The number of U.S. workers filing new claims for jobless benefits unexpectedly rose to its highest level in over 26 years last week and so-called continued claims jumped to a record high in March, according to data that underscored the labor market deterioration.
The Labor Department said on Thursday initial claims for state unemployment insurance benefits rose 12,000 to a seasonally adjusted 669,000 in the week ended March 28, the highest since the week ending October 2, 1982, from an upwardly revised 657,000 the week before.
Analysts polled by Reuters had forecast 650,000 new claims versus a previously reported count of 652,000 the prior week.
The number of people staying on the benefits roll after collecting an initial week of aid surged 161,000 to 5.73 million in the week ended March 21, the latest week for which the data is available, from 5.57 million the previous week.

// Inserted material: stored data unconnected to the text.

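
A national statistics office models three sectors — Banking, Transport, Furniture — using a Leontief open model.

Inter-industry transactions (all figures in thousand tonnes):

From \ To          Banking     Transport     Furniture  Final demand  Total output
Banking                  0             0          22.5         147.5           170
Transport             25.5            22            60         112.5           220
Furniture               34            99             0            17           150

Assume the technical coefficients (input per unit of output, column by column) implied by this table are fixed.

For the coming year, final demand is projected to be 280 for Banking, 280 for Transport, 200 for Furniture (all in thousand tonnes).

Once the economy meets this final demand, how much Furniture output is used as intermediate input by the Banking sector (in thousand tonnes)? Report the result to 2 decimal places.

Technical coefficients a_ij = z_ij / X_j:
  a_BB = 0/170 = 0.00, a_TB = 25.5/170 = 0.15, a_FB = 34/170 = 0.20
  a_BT = 0/220 = 0.00, a_TT = 22/220 = 0.10, a_FT = 99/220 = 0.45
  a_BF = 22.5/150 = 0.15, a_TF = 60/150 = 0.40, a_FF = 0/150 = 0.00
I − A =
  [   1.00     0.00    -0.15]
  [  -0.15     0.90    -0.40]
  [  -0.20    -0.45     1.00]
Cofactors of I−A, C_ij = (−1)^(i+j)·(minor ij) (rows/columns in the sector order above):
  C_11 = (0.90)(1.00) − (-0.40)(-0.45) = 0.7200
  C_12 = −[(-0.15)(1.00) − (-0.40)(-0.20)] = 0.2300
  C_13 = (-0.15)(-0.45) − (0.90)(-0.20) = 0.2475
  C_21 = −[(0.00)(1.00) − (-0.15)(-0.45)] = 0.0675
  C_22 = (1.00)(1.00) − (-0.15)(-0.20) = 0.9700
  C_23 = −[(1.00)(-0.45) − (0.00)(-0.20)] = 0.4500
  C_31 = (0.00)(-0.40) − (-0.15)(0.90) = 0.1350
  C_32 = −[(1.00)(-0.40) − (-0.15)(-0.15)] = 0.4225
  C_33 = (1.00)(0.90) − (0.00)(-0.15) = 0.9000
det(I−A) = Σ_j (I−A)_1j·C_1j = (1.00)(0.7200) + (0.00)(0.2300) + (-0.15)(0.2475) = 0.682875
adj(I−A) = Cᵀ =
  [ 0.7200   0.0675   0.1350]
  [ 0.2300   0.9700   0.4225]
  [ 0.2475   0.4500   0.9000]
(I − A)⁻¹ = adj(I−A) / det(I−A) ≈
  [   1.0544     0.0988     0.1977]
  [   0.3368     1.4205     0.6187]
  [   0.3624     0.6590     1.3180]
First solve x = (I − A)⁻¹ d = adj(I−A)·d / det(I−A); in particular x_B = (0.7200·280 + 0.0675·280 + 0.1350·200) / 0.682875 = 247.50 / 0.682875 ≈ 362.4382.
Intermediate flow from F to B: z_FB = a_FB · x_B = 0.20 × 247.50 / 0.682875 = 49.50 / 0.682875 ≈ 72.49.

z_FB = 72.49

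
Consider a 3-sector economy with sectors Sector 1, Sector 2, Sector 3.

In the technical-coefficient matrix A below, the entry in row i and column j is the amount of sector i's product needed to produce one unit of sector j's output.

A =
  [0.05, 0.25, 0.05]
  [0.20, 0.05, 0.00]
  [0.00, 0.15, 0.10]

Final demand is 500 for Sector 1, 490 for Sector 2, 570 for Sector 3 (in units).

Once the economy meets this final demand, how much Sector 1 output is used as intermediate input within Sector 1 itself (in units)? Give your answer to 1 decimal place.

I − A =
  [   0.95    -0.25    -0.05]
  [  -0.20     0.95     0.00]
  [   0.00    -0.15     0.90]
Cofactors of I−A, C_ij = (−1)^(i+j)·(minor ij) (rows/columns in the sector order above):
  C_11 = (0.95)(0.90) − (0.00)(-0.15) = 0.8550
  C_12 = −[(-0.20)(0.90) − (0.00)(0.00)] = 0.1800
  C_13 = (-0.20)(-0.15) − (0.95)(0.00) = 0.0300
  C_21 = −[(-0.25)(0.90) − (-0.05)(-0.15)] = 0.2325
  C_22 = (0.95)(0.90) − (-0.05)(0.00) = 0.8550
  C_23 = −[(0.95)(-0.15) − (-0.25)(0.00)] = 0.1425
  C_31 = (-0.25)(0.00) − (-0.05)(0.95) = 0.0475
  C_32 = −[(0.95)(0.00) − (-0.05)(-0.20)] = 0.0100
  C_33 = (0.95)(0.95) − (-0.25)(-0.20) = 0.8525
det(I−A) = Σ_j (I−A)_1j·C_1j = (0.95)(0.8550) + (-0.25)(0.1800) + (-0.05)(0.0300) = 0.76575
adj(I−A) = Cᵀ =
  [ 0.8550   0.2325   0.0475]
  [ 0.1800   0.8550   0.0100]
  [ 0.0300   0.1425   0.8525]
(I − A)⁻¹ = adj(I−A) / det(I−A) ≈
  [   1.1166     0.3036     0.0620]
  [   0.2351     1.1166     0.0131]
  [   0.0392     0.1861     1.1133]
First solve x = (I − A)⁻¹ d = adj(I−A)·d / det(I−A); in particular x_1 = (0.8550·500 + 0.2325·490 + 0.0475·570) / 0.76575 = 568.50 / 0.76575 ≈ 742.409.
Intermediate flow from 1 to 1: z_11 = a_11 · x_1 = 0.05 × 568.50 / 0.76575 = 28.425 / 0.76575 ≈ 37.1.

z_11 = 37.1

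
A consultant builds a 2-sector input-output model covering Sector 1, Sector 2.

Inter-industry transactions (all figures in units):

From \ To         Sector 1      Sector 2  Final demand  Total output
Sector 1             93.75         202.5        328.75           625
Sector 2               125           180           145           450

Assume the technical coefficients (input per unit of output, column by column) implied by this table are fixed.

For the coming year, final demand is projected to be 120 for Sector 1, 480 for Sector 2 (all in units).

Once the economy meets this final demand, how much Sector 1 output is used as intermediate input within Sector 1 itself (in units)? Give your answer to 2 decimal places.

Technical coefficients a_ij = z_ij / X_j:
  a_11 = 93.75/625 = 0.15, a_21 = 125/625 = 0.20
  a_12 = 202.5/450 = 0.45, a_22 = 180/450 = 0.40
I − A =
  [   0.85    -0.45]
  [  -0.20     0.60]
det(I−A) = (0.85)(0.60) − (-0.45)(-0.20) = 0.4200
adj(I−A) = [[0.60, 0.45], [0.20, 0.85]]
(I − A)⁻¹ = adj(I−A) / det(I−A) ≈
  [   1.4286     1.0714]
  [   0.4762     2.0238]
First solve x = (I − A)⁻¹ d = adj(I−A)·d / det(I−A); in particular x_1 = (0.60·120 + 0.45·480) / 0.4200 = 288.00 / 0.4200 ≈ 685.7143.
Intermediate flow from 1 to 1: z_11 = a_11 · x_1 = 0.15 × 288.00 / 0.4200 = 43.20 / 0.4200 ≈ 102.86.

z_11 = 102.86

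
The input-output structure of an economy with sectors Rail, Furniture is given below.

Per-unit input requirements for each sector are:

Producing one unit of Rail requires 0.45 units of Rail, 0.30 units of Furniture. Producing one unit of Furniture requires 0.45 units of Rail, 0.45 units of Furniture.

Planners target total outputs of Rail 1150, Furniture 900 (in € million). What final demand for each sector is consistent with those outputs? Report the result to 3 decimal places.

d_R = 227.500, d_F = 150.000

I − A =
  [   0.55    -0.45]
  [  -0.30     0.55]
d = (I − A) x:
  d_R = (+0.55)·1150 + (-0.45)·900 = 227.500
  d_F = (-0.30)·1150 + (+0.55)·900 = 150.000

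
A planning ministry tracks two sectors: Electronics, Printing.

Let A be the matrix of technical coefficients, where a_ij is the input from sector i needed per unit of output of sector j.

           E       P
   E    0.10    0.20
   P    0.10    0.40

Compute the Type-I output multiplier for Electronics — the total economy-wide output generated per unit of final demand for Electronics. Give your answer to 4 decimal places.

I − A =
  [   0.90    -0.20]
  [  -0.10     0.60]
det(I−A) = (0.90)(0.60) − (-0.20)(-0.10) = 0.5200
adj(I−A) = [[0.60, 0.20], [0.10, 0.90]]
(I − A)⁻¹ = adj(I−A) / det(I−A) ≈
  [   1.15385     0.38462]
  [   0.19231     1.73077]
The output multiplier for sector j is the column-j sum of the Leontief inverse (I − A)⁻¹ = adj(I−A) / det(I−A).
Column E of adj(I−A): (0.60, 0.10); det(I−A) = 0.5200.
m_E = (0.60 + 0.10) / 0.5200 = 0.70 / 0.5200 ≈ 1.3462.

m_E = 1.3462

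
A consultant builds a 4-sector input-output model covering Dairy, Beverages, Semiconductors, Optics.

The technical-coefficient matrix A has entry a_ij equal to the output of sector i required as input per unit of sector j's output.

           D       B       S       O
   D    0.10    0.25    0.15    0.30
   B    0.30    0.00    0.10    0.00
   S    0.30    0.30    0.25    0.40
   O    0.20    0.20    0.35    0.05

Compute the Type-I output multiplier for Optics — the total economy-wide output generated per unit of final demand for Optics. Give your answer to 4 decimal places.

I − A =
  [   0.90    -0.25    -0.15    -0.30]
  [  -0.30     1.00    -0.10     0.00]
  [  -0.30    -0.30     0.75    -0.40]
  [  -0.20    -0.20    -0.35     0.95]
Compute the cofactors C_ij = (−1)^(i+j)·(3×3 minor ij) of I−A; the adjugate is their transpose:
adj(I−A) = Cᵀ =
  [ 0.536000   0.274375   0.277250   0.286000]
  [ 0.208250   0.384000   0.153750   0.130500]
  [ 0.474500   0.419750   0.705750   0.447000]
  [ 0.331500   0.293250   0.350750   0.525750]
det(I−A) = Σ_j (I−A)_1j·C_1j = (0.90)(0.536000) + (-0.25)(0.208250) + (-0.15)(0.474500) + (-0.30)(0.331500) = 0.2597125
(I − A)⁻¹ = adj(I−A) / det(I−A) ≈
  [   2.06382     1.05646     1.06753     1.10122]
  [   0.80185     1.47856     0.59200     0.50248]
  [   1.82702     1.61621     2.71743     1.72113]
  [   1.27641     1.12913     1.35053     2.02435]
The output multiplier for sector j is the column-j sum of the Leontief inverse (I − A)⁻¹ = adj(I−A) / det(I−A).
Column O of adj(I−A): (0.286000, 0.130500, 0.447000, 0.525750); det(I−A) = 0.2597125.
m_O = (0.286000 + 0.130500 + 0.447000 + 0.525750) / 0.2597125 = 1.38925 / 0.2597125 ≈ 5.3492.

m_O = 5.3492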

This was the highest on record and lifted the insured unemployment rate to 4.3 percent, the highest since a matching 4.3 percent in the week ending May 21, 1983. The insured unemployment rate was at 4.2 percent in the week ended March 14.
The four-week moving average for new claims, considered to be a better gauge of underlying trends as it irons out week-to-week volatility, climbed 6,500 to 656,750 in the week ending March 28, from 650,250. That was the highest reading since October 1982.